Kate finished picking at the stewed greens and rice in the wooden bowl in her lap. If this was her last meal, it sucked.
She threw the spoon in the bowl and tossed it on the floor. The clang echoed across the small cell. What was the point of eating anything? In a few hours—best case—Victor and Dylan would be dead. Worst case, she would be joining them.
And everything would be her fault.
If she’d refused to take the stone from Brian, it wouldn’t have possessed her. Brian would still be alive. She wouldn’t have this horrible…power inside her. Wouldn’t have sneaked out to seek comfort from Kris. Damn, from Kristof. Wouldn’t have taken the conch shell from him, letting Dmitri through their security spells. She wouldn’t be a prisoner. And Victor and Dylan wouldn’t have to pay for her mistakes with their lives.

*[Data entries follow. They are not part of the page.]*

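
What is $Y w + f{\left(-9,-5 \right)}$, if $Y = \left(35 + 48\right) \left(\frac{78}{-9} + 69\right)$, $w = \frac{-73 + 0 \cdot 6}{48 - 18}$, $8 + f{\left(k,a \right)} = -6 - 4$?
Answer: $- \frac{1098299}{90} \approx -12203.0$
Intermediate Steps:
$f{\left(k,a \right)} = -18$ ($f{\left(k,a \right)} = -8 - 10 = -18$)
$w = - \frac{73}{30}$ ($w = \frac{-73 + 0}{30} = \left(-73\right) \frac{1}{30} = - \frac{73}{30} \approx -2.4333$)
$Y = \frac{15023}{3}$ ($Y = 83 \left(78 \left(- \frac{1}{9}\right) + 69\right) = 83 \left(- \frac{26}{3} + 69\right) = 83 \cdot \frac{181}{3} = \frac{15023}{3} \approx 5007.7$)
$Y w + f{\left(-9,-5 \right)} = \frac{15023}{3} \left(- \frac{73}{30}\right) - 18 = - \frac{1096679}{90} - 18 = - \frac{1098299}{90}$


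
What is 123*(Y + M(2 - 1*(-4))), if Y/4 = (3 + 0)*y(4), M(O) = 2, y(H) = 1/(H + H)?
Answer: 861/2 ≈ 430.50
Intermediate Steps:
y(H) = 1/(2*H)
Y = 3/2 (Y = 4*((3 + 0)*((½)/4)) = 4*(3*((½)*(¼))) = 4*(3*(⅛)) = 4*(3/8) = 3/2 ≈ 1.5000)
123*(Y + M(2 - 1*(-4))) = 123*(3/2 + 2) = 123*(7/2) = 861/2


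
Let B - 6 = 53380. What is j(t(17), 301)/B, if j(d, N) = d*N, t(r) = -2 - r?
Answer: -5719/53386 ≈ -0.10713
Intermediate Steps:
j(d, N) = N*d
B = 53386 (B = 6 + 53380 = 53386)
j(t(17), 301)/B = (301*(-2 - 1*17))/53386 = (301*(-2 - 17))*(1/53386) = (301*(-19))*(1/53386) = -5719*1/53386 = -5719/53386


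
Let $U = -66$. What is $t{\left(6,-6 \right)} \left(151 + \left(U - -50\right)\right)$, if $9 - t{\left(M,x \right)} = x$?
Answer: $2025$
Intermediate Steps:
$t{\left(M,x \right)} = 9 - x$
$t{\left(6,-6 \right)} \left(151 + \left(U - -50\right)\right) = \left(9 - -6\right) \left(151 - 16\right) = \left(9 + 6\right) \left(151 + \left(-66 + 50\right)\right) = 15 \left(151 - 16\right) = 15 \cdot 135 = 2025$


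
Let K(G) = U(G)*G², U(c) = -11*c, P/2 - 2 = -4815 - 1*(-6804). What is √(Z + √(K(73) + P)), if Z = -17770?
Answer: √(-17770 + I*√4275205) ≈ 7.7424 + 133.53*I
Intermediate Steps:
P = 3982 (P = 4 + 2*(-4815 - 1*(-6804)) = 4 + 2*(-4815 + 6804) = 4 + 2*1989 = 4 + 3978 = 3982)
K(G) = -11*G³ (K(G) = (-11*G)*G² = -11*G³)
√(Z + √(K(73) + P)) = √(-17770 + √(-11*73³ + 3982)) = √(-17770 + √(-11*389017 + 3982)) = √(-17770 + √(-4279187 + 3982)) = √(-17770 + √(-4275205)) = √(-17770 + I*√4275205)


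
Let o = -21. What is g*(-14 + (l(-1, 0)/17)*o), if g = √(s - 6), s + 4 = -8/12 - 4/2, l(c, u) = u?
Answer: -14*I*√114/3 ≈ -49.826*I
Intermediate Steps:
s = -20/3 (s = -4 + (-8/12 - 4/2) = -4 + (-8*1/12 - 4*½) = -4 + (-⅔ - 2) = -4 - 8/3 = -20/3 ≈ -6.6667)
g = I*√114/3 (g = √(-20/3 - 6) = √(-38/3) = I*√114/3 ≈ 3.559*I)
g*(-14 + (l(-1, 0)/17)*o) = (I*√114/3)*(-14 + (0/17)*(-21)) = (I*√114/3)*(-14 + (0*(1/17))*(-21)) = (I*√114/3)*(-14 + 0*(-21)) = (I*√114/3)*(-14 + 0) = (I*√114/3)*(-14) = -14*I*√114/3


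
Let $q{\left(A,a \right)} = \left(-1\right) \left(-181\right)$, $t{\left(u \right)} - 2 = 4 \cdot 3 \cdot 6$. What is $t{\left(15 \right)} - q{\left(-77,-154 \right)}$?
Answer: $-107$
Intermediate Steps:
$t{\left(u \right)} = 74$ ($t{\left(u \right)} = 2 + 4 \cdot 3 \cdot 6 = 2 + 12 \cdot 6 = 2 + 72 = 74$)
$q{\left(A,a \right)} = 181$
$t{\left(15 \right)} - q{\left(-77,-154 \right)} = 74 - 181 = -107$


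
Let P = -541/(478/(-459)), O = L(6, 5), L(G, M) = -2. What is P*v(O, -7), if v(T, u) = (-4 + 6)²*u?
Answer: -3476466/239 ≈ -14546.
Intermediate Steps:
O = -2
v(T, u) = 4*u (v(T, u) = 2²*u = 4*u)
P = 248319/478 (P = -541/(478*(-1/459)) = -541/(-478/459) = -541*(-459/478) = 248319/478 ≈ 519.50)
P*v(O, -7) = 248319*(4*(-7))/478 = (248319/478)*(-28) = -3476466/239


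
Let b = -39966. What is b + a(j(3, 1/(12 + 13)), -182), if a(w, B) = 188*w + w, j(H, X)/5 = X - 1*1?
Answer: -204366/5 ≈ -40873.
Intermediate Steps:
j(H, X) = -5 + 5*X (j(H, X) = 5*(X - 1*1) = 5*(X - 1) = 5*(-1 + X) = -5 + 5*X)
a(w, B) = 189*w
b + a(j(3, 1/(12 + 13)), -182) = -39966 + 189*(-5 + 5/(12 + 13)) = -39966 + 189*(-5 + 5/25) = -39966 + 189*(-5 + 5*(1/25)) = -39966 + 189*(-5 + ⅕) = -39966 + 189*(-24/5) = -39966 - 4536/5 = -204366/5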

So what was she going to do about it?
She stared down at the spellcuffs around her hands, the wrappings so tight they raised red welts against the skin of her fingers. Even if she could get the damned things off again, the darkness inside her would only try to eat her up. Her heart sank.
Across the cell, a line of the red ants attacked the last remnants of greens and rice, marching in the bowl to efficiently devour the food. A black bug with huge pincers on its head darted in to rip a piece of spinach away, then another joined it, then another.